Dallas-based Axiometrics recently released its latest monthly market performance data and the results show that new units hitting the market have not really made a dent in rent growth thus far.

According to the report, national effective rents increased by only 0.54 percent in July. That makes the year-to-date increase in rents 4.42 percent. But if you look at last summer, the growth is a bit behind this year. Last July was the peak of rent increases, with a 5.32 percent figure. Since last November, rent growth has consistently hovered around the 4 percent mark.

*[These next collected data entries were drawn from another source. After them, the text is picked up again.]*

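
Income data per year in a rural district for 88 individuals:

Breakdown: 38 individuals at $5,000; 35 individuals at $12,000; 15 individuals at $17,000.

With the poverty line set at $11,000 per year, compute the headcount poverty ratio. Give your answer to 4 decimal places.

38 of the 88 individuals have income below $11,000.
H = 38/88 = 0.4318.

0.4318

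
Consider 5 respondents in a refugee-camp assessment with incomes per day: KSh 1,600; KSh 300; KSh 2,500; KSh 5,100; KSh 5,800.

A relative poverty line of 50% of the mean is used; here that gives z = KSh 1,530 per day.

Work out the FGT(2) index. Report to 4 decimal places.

0.1293

Below the line: KSh 300 (q = 1 of N = 5).
Gap ratios (z−y)/z: (1530−300)/1530 = 0.8039.
Squared: 0.6463.
Sum = 0.646290; P₂ = 0.646290 / 5 = 0.1293.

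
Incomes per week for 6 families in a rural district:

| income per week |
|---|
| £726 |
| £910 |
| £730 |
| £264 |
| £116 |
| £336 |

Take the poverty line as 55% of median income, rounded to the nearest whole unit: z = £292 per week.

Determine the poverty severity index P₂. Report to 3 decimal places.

Below the line: £116, £264 (q = 2 of N = 6).
Normalized shortfalls: (292−116)/292 = 0.6027; (292−264)/292 = 0.0959.
Squared: 0.3633; 0.0092.
Sum = 0.372490; P₂ = 0.372490 / 6 = 0.062.

0.062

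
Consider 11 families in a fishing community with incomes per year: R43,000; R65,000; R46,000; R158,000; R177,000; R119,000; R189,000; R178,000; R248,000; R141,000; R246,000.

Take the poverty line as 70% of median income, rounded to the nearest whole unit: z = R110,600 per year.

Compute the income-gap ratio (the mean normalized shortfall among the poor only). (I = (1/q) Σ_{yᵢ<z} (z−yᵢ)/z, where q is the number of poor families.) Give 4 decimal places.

0.5359

Below z: R43,000, R46,000, R65,000 (q = 3 of N = 11).
Shortfall ratios (z−y)/z: 0.6112, 0.5841, 0.4123; sum = 1.607595.
The income-gap ratio divides by q (the poor only): 1.607595 / 3 = 0.5359.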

Axiometrics sees the gradual moderation of rent growth and occupancy rate, which also remain largely unchanged, as a trend that will continue moving forward as opposed to drastic up and down swings. But things could easily change as new supply hit the market in the coming months.

“Interestingly, new supply is also just now really starting to hit the market in a big way, so at this point it can’t be faulted for the moderation in rent growth, especially as some markets—like Houston, Southeast Florida, Nashville, and Denver—are actually seeing growth rates higher than they were a year ago," said Ron Johnsey, president of Axiometrics. "The performance of the apartment market between now and next spring will provide a better idea of how the new deliveries are impacting existing product, as close to 89,000 new units will be delivered between now and April 2013.”

The rate of new deliveries is currently on a fast track, with 56,000 units going online by the end of 2012 and about 129,000 units hitting the market in 2013.